Frequently Asked Questions
Common questions about WhatzBug, answered honestly.
What platforms does WhatzBug support?
WhatzBug is available today for React Native applications running on Android and iOS. The SDK works with both Expo (development builds) and bare React Native projects. We are building the platform to support additional frameworks — Flutter and standalone native SDKs are on our product roadmap.
What is the performance impact of the SDK?
The SDK is designed to be lightweight. All methods use no-throw safety wrappers — the SDK will never crash your app. Debug streaming only runs during development by default.
Does the SDK work without the Desktop App?
Yes. The SDK can be used independently for event tracking and cloud telemetry. Call WhatzBug.init() without debug: true — events will be batched and sent to your backend via HTTP.
How does WhatzBug handle user privacy?
The SDK includes automatic PII redaction for network events, feature-level opt-out controls, session replay privacy masking, and all debug data stays on your local network.
What React Native versions are supported?
React Native 0.60 and above. The SDK uses autolinking — no manual native linking is required.
What is the Desktop App?
An Electron-based developer tool that connects to your running React Native app via WebSocket.
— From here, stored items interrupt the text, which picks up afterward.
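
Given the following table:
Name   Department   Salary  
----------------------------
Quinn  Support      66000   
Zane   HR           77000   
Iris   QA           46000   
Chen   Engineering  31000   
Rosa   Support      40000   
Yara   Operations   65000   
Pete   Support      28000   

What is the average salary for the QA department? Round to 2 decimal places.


QA department members:
  Iris: 46000
Sum = 46000
Count = 1
Average = 46000 / 1 = 46000.00

ANSWER: 46000.00


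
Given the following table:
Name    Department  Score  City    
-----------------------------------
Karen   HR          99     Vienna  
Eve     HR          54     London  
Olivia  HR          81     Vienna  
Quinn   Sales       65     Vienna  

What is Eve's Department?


Row 2: Eve
Department = HR

ANSWER: HR


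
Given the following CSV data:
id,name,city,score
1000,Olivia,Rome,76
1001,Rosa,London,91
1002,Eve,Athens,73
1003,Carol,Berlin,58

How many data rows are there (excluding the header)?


Counting rows (excluding header):
Header: id,name,city,score
Data rows: 4

ANSWER: 4


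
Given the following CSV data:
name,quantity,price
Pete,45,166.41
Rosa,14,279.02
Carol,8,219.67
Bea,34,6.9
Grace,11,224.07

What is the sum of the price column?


Values in 'price' column:
  Row 1: 166.41
  Row 2: 279.02
  Row 3: 219.67
  Row 4: 6.9
  Row 5: 224.07
Sum = 166.41 + 279.02 + 219.67 + 6.9 + 224.07 = 896.07

ANSWER: 896.07


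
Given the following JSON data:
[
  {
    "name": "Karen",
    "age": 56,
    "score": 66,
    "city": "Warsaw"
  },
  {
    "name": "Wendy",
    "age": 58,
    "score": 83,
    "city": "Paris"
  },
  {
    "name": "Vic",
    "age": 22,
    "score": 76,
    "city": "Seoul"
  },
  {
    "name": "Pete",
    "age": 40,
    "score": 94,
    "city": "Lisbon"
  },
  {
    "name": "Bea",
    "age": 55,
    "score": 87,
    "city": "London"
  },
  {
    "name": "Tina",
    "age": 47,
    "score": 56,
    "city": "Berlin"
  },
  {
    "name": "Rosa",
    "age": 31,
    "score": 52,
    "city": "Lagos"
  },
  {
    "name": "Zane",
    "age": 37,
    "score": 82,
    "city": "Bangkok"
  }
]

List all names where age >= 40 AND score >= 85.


Checking both conditions:
  Karen (age=56, score=66) -> no
  Wendy (age=58, score=83) -> no
  Vic (age=22, score=76) -> no
  Pete (age=40, score=94) -> YES
  Bea (age=55, score=87) -> YES
  Tina (age=47, score=56) -> no
  Rosa (age=31, score=52) -> no
  Zane (age=37, score=82) -> no


ANSWER: Pete, Bea


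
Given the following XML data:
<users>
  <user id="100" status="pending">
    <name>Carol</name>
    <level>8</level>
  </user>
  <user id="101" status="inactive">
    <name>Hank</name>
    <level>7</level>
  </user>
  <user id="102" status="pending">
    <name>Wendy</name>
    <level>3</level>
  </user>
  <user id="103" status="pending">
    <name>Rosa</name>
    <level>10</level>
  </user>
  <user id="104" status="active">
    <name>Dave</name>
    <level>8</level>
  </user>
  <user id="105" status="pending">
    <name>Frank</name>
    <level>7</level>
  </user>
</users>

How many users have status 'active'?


Counting users with status='active':
  Dave (id=104) -> MATCH
Count: 1

ANSWER: 1


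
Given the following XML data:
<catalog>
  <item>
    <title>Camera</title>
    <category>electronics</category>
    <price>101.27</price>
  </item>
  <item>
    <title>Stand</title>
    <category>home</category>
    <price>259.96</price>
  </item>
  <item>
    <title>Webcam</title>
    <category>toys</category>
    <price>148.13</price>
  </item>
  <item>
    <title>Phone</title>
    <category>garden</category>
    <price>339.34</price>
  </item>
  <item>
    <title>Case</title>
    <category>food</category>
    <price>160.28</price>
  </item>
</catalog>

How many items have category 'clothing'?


Scanning <item> elements for <category>clothing</category>:
Count: 0

ANSWER: 0


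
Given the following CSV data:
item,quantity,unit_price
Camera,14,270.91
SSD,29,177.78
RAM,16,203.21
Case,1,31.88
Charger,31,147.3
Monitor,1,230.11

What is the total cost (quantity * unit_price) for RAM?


Row: RAM
quantity = 16
unit_price = 203.21
total = 16 * 203.21 = 3251.36

ANSWER: 3251.36


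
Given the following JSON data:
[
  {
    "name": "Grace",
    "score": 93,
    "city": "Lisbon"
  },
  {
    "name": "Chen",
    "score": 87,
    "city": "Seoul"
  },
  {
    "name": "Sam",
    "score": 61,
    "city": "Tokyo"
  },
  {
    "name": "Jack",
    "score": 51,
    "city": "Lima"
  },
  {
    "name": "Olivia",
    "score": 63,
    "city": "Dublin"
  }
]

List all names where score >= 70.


Filtering records where score >= 70:
  Grace (score=93) -> YES
  Chen (score=87) -> YES
  Sam (score=61) -> no
  Jack (score=51) -> no
  Olivia (score=63) -> no


ANSWER: Grace, Chen


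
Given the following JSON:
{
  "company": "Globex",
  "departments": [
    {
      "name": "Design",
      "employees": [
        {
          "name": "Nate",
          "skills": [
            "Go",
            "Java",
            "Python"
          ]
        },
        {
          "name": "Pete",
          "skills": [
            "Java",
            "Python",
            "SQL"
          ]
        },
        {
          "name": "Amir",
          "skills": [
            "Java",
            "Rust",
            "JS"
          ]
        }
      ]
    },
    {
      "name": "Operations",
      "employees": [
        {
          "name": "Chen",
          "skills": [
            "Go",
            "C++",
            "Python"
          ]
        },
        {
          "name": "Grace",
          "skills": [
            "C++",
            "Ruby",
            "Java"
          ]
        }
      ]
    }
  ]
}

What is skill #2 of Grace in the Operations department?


Path: departments[1].employees[1].skills[1]
Value: Ruby

ANSWER: Ruby


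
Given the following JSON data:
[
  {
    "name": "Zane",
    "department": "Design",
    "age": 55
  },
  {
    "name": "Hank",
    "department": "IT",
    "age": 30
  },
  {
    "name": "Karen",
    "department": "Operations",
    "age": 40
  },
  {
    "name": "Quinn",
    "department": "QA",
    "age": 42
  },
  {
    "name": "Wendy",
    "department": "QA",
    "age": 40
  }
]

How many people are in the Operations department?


Scanning records for department = Operations
  Record 2: Karen
Count: 1

ANSWER: 1


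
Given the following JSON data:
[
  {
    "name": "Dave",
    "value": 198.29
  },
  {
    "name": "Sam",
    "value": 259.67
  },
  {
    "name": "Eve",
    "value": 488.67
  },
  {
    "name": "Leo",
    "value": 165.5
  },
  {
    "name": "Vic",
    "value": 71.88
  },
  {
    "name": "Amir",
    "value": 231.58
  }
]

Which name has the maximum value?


Comparing values:
  Dave: 198.29
  Sam: 259.67
  Eve: 488.67
  Leo: 165.5
  Vic: 71.88
  Amir: 231.58
Maximum: Eve (488.67)

ANSWER: Eve


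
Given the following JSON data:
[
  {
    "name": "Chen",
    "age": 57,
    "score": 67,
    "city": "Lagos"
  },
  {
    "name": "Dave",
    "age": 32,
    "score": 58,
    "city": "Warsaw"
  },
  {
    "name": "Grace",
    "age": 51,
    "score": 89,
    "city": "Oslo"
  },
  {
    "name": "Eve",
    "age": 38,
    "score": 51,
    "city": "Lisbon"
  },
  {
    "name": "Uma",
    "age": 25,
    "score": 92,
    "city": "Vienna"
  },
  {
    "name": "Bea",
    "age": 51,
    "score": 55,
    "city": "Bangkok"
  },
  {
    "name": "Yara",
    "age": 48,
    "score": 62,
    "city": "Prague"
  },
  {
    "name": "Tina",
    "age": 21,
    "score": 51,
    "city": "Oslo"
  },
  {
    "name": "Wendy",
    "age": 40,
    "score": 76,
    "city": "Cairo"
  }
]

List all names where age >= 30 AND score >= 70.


Checking both conditions:
  Chen (age=57, score=67) -> no
  Dave (age=32, score=58) -> no
  Grace (age=51, score=89) -> YES
  Eve (age=38, score=51) -> no
  Uma (age=25, score=92) -> no
  Bea (age=51, score=55) -> no
  Yara (age=48, score=62) -> no
  Tina (age=21, score=51) -> no
  Wendy (age=40, score=76) -> YES


ANSWER: Grace, Wendy


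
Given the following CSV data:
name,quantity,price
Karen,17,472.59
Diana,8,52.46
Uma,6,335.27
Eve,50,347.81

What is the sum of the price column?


Values in 'price' column:
  Row 1: 472.59
  Row 2: 52.46
  Row 3: 335.27
  Row 4: 347.81
Sum = 472.59 + 52.46 + 335.27 + 347.81 = 1208.13

ANSWER: 1208.13


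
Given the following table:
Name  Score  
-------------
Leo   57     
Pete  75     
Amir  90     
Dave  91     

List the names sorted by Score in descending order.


Sorting by Score (descending):
  Dave: 91
  Amir: 90
  Pete: 75
  Leo: 57


ANSWER: Dave, Amir, Pete, Leo


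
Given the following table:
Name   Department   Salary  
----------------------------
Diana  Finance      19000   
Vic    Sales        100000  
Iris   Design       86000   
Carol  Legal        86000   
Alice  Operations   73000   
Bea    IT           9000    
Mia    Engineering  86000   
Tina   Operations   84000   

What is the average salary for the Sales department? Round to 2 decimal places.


Sales department members:
  Vic: 100000
Sum = 100000
Count = 1
Average = 100000 / 1 = 100000.00

ANSWER: 100000.00


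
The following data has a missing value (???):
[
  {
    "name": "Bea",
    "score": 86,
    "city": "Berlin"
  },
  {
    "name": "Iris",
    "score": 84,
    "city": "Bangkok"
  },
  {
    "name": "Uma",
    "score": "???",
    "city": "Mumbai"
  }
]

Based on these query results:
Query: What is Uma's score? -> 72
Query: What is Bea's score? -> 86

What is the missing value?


The missing value is Uma's score
From query: Uma's score = 72

ANSWER: 72


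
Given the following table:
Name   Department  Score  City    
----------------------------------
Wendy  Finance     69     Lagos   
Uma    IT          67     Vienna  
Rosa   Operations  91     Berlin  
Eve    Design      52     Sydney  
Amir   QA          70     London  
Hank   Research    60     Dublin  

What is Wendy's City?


Row 1: Wendy
City = Lagos

ANSWER: Lagos


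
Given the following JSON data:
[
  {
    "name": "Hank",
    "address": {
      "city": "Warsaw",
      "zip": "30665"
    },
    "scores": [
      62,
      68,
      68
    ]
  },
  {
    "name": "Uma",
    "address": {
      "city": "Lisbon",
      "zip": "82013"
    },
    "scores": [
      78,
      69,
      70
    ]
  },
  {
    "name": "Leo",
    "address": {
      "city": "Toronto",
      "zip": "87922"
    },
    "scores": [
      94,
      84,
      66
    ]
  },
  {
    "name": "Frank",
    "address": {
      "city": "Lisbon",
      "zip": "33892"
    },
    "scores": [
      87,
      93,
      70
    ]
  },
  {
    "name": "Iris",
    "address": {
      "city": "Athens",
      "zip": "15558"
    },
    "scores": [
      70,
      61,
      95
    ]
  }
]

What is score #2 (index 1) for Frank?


Path: records[3].scores[1]
Value: 93

ANSWER: 93


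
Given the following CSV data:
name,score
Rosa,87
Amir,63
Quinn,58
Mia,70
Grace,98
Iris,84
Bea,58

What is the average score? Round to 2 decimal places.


Scores: 87, 63, 58, 70, 98, 84, 58
Sum = 518
Count = 7
Average = 518 / 7 = 74.00

ANSWER: 74.00


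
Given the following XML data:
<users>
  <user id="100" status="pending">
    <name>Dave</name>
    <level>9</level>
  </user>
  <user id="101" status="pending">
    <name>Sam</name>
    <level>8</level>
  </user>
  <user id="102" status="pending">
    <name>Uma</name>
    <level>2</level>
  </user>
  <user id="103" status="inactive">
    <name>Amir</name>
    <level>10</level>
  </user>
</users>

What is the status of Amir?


Finding user with name = Amir
user id="103" status="inactive"

ANSWER: inactive


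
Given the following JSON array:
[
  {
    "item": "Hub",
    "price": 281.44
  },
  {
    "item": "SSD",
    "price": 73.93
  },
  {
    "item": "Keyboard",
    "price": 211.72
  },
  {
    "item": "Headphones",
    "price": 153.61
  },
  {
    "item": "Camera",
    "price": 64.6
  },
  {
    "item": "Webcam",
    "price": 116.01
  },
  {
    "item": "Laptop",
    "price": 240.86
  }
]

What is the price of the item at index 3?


Array index 3 -> Headphones
price = 153.61

ANSWER: 153.61


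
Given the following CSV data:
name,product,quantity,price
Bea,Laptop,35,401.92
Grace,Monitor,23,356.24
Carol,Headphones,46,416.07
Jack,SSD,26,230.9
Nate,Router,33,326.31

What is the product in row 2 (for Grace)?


Row 2: Grace
Column 'product' = Monitor

ANSWER: Monitor


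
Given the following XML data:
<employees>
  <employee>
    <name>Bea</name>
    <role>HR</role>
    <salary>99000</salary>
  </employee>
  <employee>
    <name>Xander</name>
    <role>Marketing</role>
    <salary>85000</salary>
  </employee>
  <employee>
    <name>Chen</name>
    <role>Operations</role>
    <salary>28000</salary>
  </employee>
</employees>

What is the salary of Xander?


Searching for <employee> with <name>Xander</name>
Found at position 2
<salary>85000</salary>

ANSWER: 85000


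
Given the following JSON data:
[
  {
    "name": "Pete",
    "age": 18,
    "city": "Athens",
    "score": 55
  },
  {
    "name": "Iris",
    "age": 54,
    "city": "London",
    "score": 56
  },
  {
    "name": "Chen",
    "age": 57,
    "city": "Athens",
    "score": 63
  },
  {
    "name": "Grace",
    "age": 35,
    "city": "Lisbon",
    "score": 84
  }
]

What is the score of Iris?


Looking up record where name = Iris
Record index: 1
Field 'score' = 56

ANSWER: 56


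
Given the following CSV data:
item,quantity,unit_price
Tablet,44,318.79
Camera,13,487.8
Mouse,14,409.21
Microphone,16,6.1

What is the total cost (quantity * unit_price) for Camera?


Row: Camera
quantity = 13
unit_price = 487.8
total = 13 * 487.8 = 6341.4

ANSWER: 6341.4


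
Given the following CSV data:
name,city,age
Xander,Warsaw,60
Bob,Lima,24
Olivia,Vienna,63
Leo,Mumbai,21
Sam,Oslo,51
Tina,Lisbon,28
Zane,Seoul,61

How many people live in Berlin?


Scanning city column for 'Berlin':
Total matches: 0

ANSWER: 0


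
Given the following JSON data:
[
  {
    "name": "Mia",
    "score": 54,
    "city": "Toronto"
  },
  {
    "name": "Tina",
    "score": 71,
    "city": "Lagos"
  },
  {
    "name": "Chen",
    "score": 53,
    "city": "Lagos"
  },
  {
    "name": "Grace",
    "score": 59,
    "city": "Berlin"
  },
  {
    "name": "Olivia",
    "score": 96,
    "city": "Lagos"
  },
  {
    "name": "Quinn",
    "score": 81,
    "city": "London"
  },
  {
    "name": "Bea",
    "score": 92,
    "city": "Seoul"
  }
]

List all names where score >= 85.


Filtering records where score >= 85:
  Mia (score=54) -> no
  Tina (score=71) -> no
  Chen (score=53) -> no
  Grace (score=59) -> no
  Olivia (score=96) -> YES
  Quinn (score=81) -> no
  Bea (score=92) -> YES


ANSWER: Olivia, Bea


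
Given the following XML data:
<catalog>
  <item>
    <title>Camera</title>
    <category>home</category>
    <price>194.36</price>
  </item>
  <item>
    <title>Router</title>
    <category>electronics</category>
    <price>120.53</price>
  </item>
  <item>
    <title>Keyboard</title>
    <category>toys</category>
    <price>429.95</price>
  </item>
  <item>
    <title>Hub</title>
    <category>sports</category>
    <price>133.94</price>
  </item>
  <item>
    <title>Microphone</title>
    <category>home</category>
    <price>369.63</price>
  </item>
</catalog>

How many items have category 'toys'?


Scanning <item> elements for <category>toys</category>:
  Item 3: Keyboard -> MATCH
Count: 1

ANSWER: 1


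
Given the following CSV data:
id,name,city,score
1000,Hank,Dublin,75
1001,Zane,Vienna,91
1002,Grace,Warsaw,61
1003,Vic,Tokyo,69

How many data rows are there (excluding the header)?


Counting rows (excluding header):
Header: id,name,city,score
Data rows: 4

ANSWER: 4


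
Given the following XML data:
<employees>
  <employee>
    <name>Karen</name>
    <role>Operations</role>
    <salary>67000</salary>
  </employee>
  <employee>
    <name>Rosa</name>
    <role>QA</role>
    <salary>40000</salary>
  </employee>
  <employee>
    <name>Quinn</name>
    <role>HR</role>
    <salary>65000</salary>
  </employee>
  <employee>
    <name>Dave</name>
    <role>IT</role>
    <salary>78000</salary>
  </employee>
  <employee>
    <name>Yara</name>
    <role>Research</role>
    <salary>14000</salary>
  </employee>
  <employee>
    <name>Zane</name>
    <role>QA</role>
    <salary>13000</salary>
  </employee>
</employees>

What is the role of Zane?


Searching for <employee> with <name>Zane</name>
Found at position 6
<role>QA</role>

ANSWER: QA


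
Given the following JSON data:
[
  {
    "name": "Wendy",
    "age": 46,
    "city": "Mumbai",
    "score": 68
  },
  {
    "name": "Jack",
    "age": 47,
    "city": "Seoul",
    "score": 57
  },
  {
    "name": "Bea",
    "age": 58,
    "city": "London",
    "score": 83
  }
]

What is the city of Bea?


Looking up record where name = Bea
Record index: 2
Field 'city' = London

ANSWER: London


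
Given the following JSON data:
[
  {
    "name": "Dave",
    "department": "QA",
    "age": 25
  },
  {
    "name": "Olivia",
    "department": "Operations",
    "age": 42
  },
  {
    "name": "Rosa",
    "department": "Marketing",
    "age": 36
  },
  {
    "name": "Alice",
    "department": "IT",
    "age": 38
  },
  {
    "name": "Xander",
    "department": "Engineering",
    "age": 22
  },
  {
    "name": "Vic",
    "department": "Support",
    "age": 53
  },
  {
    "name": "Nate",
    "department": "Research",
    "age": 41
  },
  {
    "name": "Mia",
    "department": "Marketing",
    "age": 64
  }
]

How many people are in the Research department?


Scanning records for department = Research
  Record 6: Nate
Count: 1

ANSWER: 1


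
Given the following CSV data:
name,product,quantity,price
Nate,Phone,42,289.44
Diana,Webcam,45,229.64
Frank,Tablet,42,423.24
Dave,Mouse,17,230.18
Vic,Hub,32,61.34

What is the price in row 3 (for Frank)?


Row 3: Frank
Column 'price' = 423.24

ANSWER: 423.24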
It provides 13+ panels for real-time inspection of logs, network, performance, crashes, session replay, and more.
Can I use WhatzBug in production?
The SDK track(), identify(), and flush() methods are designed for production use. Debug mode (debug: true in init()) should only be enabled in development builds.
Is there a cloud dashboard?
The WhatzBug Cloud Dashboard is currently in preview. Core debugging and investigation features are available through the Desktop App today.